I frowned. So Zackary had got to him first. That said more about Mark than it did about Zackary though. I'd always known Zackary was the sort to say whatever it took to get what he wanted, I hadn't minded, he was handsome and nice to me and I'd never really held my partners to expectations higher than those.

And even though I felt some annoyance at the fact that clearly Mark had been told Zackary's version of our break up which I was sure villainised me to maximum, and Mark had simply taken him at his word, I still wanted to clear things up with him.

Of course I would, right? He was a friend, I wanted him to think well of me.

But the moment I took a step towards him I saw him narrow his eyes and he made a pivot, turning around and heading straight into the kitchen.

I couldn't tell if that was chance or he had been watching me out of the corner of his eye but I didn't care. I didn't care that they were roommates, he was close enough to me that he had no excuse to believe Zackary over me to such an extent that he wouldn't even allow me to explain myself.
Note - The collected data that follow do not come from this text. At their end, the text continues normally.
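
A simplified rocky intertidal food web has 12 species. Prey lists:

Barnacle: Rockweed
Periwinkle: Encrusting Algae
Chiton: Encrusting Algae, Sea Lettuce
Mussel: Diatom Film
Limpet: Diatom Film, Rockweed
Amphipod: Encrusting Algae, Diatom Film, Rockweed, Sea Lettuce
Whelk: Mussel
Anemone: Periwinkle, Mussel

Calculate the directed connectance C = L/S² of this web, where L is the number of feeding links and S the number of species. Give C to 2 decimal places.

The web has S = 12 species and L = 14 feeding links.
C = L / S² = 14 / 144 = 0.0972 ≈ 0.10.

C = 0.10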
So when I turned back around and walked away, coming to terms with the fact that this ridiculous end to my four year romance with that idiot had ultimately lost me more friends than it had ever been worth, I wasn't massively pleased.




The day prior.


"You're cold and you're selfish."

"You... I don't even know how you can say that. You should be begging me to forgive you right now and you're saying I'm the problem?"

"You don't actually care."

He was right, I didn't actually care. Somehow the fact that I had gotten home in the morning to see him in bed with another definitely naked man who was, at the time, cuddling my pillow with his ripped hairy chest, it didn't matter to me. It was a shock though. But in terms of a boyfriend to a boyfriend I knew I should have cared more, I watched enough badly acted soaps to know that I didn't care nearly as much as other people did about the people I dated.

"I do care." I lied.

"You're lying. And that's the problem, you never actually care, that's why I did this, that's why everyone you ever date will always do this."

"Why the h-"

"Testing boundaries, Lake, no one knows what the hell your boundaries are!"

"You're not-"

"You don't get mad when I flirt with people but you don't flirt with people but you don't care if I leave for a month and say nothing but you don't take down our pictures. If I broke up without this happening you'd probably say goodbye without a second glance. You don't care about anyone except yourself and you know what? That sucks. It really sucks. It sucks!"